No. A patient's general consent to a specific operation does not authorize a physician to perform a related but distinct and undisclosed non-emergency procedure with significant consequences. Citing its precedent in Mohr v. Williams, the court reasoned that a patient must be consulted and consent before a physician may operate, with exceptions for emergencies or for unforeseeable conditions discovered during surgery that threaten a patient's life or health. Neither exception applied here. In non-emergency situations where alternative procedures exist—such as performing a prostatectomy with the consequence of sterilization versus performing it with a risk of infection—the physician has a duty to inform the patient of the alternatives and their likely outcomes. This disclosure is necessary to give the patient the opportunity to decide which course of action to take. Because the testimony conflicted as to the scope of the consent given, the question was one of fact that should have been decided by a jury.



Analysis:

This decision significantly advances the legal doctrine from simple consent to the modern standard of informed consent.
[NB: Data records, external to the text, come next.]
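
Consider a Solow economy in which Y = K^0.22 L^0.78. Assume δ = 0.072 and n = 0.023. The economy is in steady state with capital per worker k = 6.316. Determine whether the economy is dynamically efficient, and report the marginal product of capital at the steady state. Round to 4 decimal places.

n + δ = 0.023 + 0.072 = 0.095.
MPK = 0.22·k^(0.22−1) = 0.22·6.316^(-0.78) ≈ 0.0522.
MPK < 0.095, so the economy is dynamically inefficient (over-saving).

dynamically inefficient; MPK ≈ 0.0522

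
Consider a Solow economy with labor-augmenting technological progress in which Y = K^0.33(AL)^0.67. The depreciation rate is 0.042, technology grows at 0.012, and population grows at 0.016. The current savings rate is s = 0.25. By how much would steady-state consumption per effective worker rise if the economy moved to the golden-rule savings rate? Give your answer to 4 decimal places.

Δc ≈ 0.0340

Capital per effective worker breaks even when investment replaces (n + g + δ)·k; here n + g + δ = 0.07.
Current steady state (s = 0.25): k* = (0.25/0.07)^(1/0.67) ≈ 6.6856, y* = 6.6856^0.33 ≈ 1.8720, c* = (1−0.25)·1.8720 ≈ 1.4040.
At the golden rule the marginal product of capital equals n+g+δ: 0.33·k^(0.33−1) = 0.07. Solving, k_gold = (0.33/0.07)^(1/0.67) ≈ 10.1181.
y_gold = 10.1181^0.33 ≈ 2.1463, c_gold = y_gold − 0.07·k_gold ≈ 1.4380.
Gain: Δc = 1.4380 − 1.4040 ≈ 0.0340.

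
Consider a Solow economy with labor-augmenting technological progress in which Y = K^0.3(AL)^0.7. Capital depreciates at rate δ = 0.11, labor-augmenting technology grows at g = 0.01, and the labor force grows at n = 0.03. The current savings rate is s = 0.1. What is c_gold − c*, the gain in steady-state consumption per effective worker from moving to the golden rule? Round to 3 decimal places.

The effective depreciation rate is n + g + δ = 0.03 + 0.01 + 0.11 = 0.15.
Current steady state (s = 0.1): k* = (0.1/0.15)^(1/0.7) ≈ 0.5603, y* = 0.5603^0.3 ≈ 0.8405, c* = (1−0.1)·0.8405 ≈ 0.7564.
Setting f'(k) = n+g+δ gives 0.3·k^(0.3−1) = 0.15, hence k_gold = (0.3/0.15)^(1/0.7) ≈ 2.6918.
y_gold = 2.6918^0.3 ≈ 1.3459, c_gold = y_gold − 0.15·k_gold ≈ 0.9421.
Gain: Δc = 0.9421 − 0.7564 ≈ 0.1857.

Δc ≈ 0.186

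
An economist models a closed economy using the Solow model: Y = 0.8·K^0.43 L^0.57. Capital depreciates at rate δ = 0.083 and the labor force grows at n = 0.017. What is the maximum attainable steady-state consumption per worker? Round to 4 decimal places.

The effective depreciation rate is n + δ = 0.017 + 0.083 = 0.1.
Setting f'(k) = n+δ gives 0.43·0.8·k^(0.43−1) = 0.1, hence k_gold = (0.43·0.8/0.1)^(1/0.57) ≈ 8.7364.
y_gold = 0.8·8.7364^0.43 ≈ 2.0317.
c_gold = y_gold − (n+δ)·k_gold = 2.0317 − 0.1·8.7364 ≈ 1.1581.

c_gold ≈ 1.1581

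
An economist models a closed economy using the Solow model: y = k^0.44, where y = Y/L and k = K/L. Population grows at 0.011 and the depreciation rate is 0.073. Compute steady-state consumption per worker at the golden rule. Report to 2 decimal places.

The effective depreciation rate is n + δ = 0.011 + 0.073 = 0.084.
Setting f'(k) = n+δ gives 0.44·k^(0.44−1) = 0.084, hence k_gold = (0.44/0.084)^(1/0.56) ≈ 19.2415.
y_gold = 19.2415^0.44 ≈ 3.6734.
c_gold = y_gold − (n+δ)·k_gold = 3.6734 − 0.084·19.2415 ≈ 2.0571.

c_gold ≈ 2.06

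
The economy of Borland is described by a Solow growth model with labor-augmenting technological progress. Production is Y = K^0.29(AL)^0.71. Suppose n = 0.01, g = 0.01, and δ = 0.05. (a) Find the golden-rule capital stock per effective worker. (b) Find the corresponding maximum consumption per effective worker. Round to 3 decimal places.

(a) k_gold ≈ 7.403; (b) c_gold ≈ 1.269

n + g + δ = 0.01 + 0.01 + 0.05 = 0.07.
At the golden rule the marginal product of capital equals n+g+δ: 0.29·k^(0.29−1) = 0.07. Solving, k_gold = (0.29/0.07)^(1/0.71) ≈ 7.4035.
y_gold = 7.4035^0.29 ≈ 1.7870; c_gold = y_gold − 0.07·k_gold ≈ 1.2688.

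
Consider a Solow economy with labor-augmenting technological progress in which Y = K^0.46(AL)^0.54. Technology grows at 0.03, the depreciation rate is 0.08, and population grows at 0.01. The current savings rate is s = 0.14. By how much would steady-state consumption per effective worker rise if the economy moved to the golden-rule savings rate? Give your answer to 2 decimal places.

Capital per effective worker breaks even when investment replaces (n + g + δ)·k; here n + g + δ = 0.12.
Current steady state (s = 0.14): k* = (0.14/0.12)^(1/0.54) ≈ 1.3304, y* = 1.3304^0.46 ≈ 1.1403, c* = (1−0.14)·1.1403 ≈ 0.9807.
Maximizing c = f(k) − (n+g+δ)·k gives f'(k) = n+g+δ, i.e. 0.46·k^(0.46−1) = 0.12, so k_gold = (0.46/0.12)^(1/0.54) ≈ 12.0420.
y_gold = 12.0420^0.46 ≈ 3.1414, c_gold = y_gold − 0.12·k_gold ≈ 1.6963.
Gain: Δc = 1.6963 − 0.9807 ≈ 0.7157.

Δc ≈ 0.72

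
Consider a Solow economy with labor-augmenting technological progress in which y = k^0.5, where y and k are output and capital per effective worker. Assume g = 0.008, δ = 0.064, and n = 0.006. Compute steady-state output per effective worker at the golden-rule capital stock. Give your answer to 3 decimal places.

Break-even investment rate: n + g + δ = 0.006 + 0.008 + 0.064 = 0.078.
Setting f'(k) = n+g+δ gives 0.5·k^(0.5−1) = 0.078, hence k_gold = (0.5/0.078)^(1/0.5) ≈ 41.0914.
Output: y_gold = k_gold^0.5 = 41.0914^0.5 ≈ 6.4103.

y_gold ≈ 6.410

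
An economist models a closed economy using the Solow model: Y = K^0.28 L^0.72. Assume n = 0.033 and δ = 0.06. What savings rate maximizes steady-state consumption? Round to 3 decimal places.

s_gold = 0.280

Break-even investment rate: n + δ = 0.033 + 0.06 = 0.093.
At the golden rule MPK = n+δ, and in any Cobb-Douglas steady state s = (n+δ)·k/y = MPK·k/y = capital's share 0.28.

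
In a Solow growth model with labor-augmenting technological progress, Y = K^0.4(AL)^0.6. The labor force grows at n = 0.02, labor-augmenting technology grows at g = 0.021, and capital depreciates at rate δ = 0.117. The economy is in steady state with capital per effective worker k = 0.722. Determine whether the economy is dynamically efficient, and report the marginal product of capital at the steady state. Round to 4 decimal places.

dynamically efficient; MPK ≈ 0.4863

Break-even investment rate: n + g + δ = 0.02 + 0.021 + 0.117 = 0.158.
MPK = 0.4·k^(0.4−1) = 0.4·0.722^(-0.6) ≈ 0.4863.
MPK > 0.158, so the economy is dynamically efficient (under-saving).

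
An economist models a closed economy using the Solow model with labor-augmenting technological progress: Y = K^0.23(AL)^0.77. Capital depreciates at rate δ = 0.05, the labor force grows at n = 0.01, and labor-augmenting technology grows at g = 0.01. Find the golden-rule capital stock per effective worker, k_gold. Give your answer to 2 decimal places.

k_gold ≈ 4.69

Capital per effective worker breaks even when investment replaces (n + g + δ)·k; here n + g + δ = 0.07.
Maximizing c = f(k) − (n+g+δ)·k gives f'(k) = n+g+δ, i.e. 0.23·k^(0.23−1) = 0.07, so k_gold = (0.23/0.07)^(1/0.77) ≈ 4.6876.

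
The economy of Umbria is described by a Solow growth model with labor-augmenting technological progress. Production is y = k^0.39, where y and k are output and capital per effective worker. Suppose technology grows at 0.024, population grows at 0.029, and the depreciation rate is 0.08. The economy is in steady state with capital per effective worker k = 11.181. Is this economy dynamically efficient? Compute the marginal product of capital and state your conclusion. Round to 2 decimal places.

n + g + δ = 0.029 + 0.024 + 0.08 = 0.133.
MPK = 0.39·k^(0.39−1) = 0.39·11.181^(-0.61) ≈ 0.0894.
MPK < 0.133, so the economy is dynamically inefficient (over-saving).

dynamically inefficient; MPK ≈ 0.09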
It establishes that a physician's duty extends beyond just getting permission for a procedure to actively educating the patient about foreseeable, material choices and their consequences. By holding that a doctor's view of a procedure as 'routine' does not override the patient's right to decide on matters with life-altering outcomes like sterilization, the case empowers patient autonomy in medical decision-making. This precedent places a clear affirmative duty on physicians to disclose alternative treatments and their significant risks in non-emergency situations.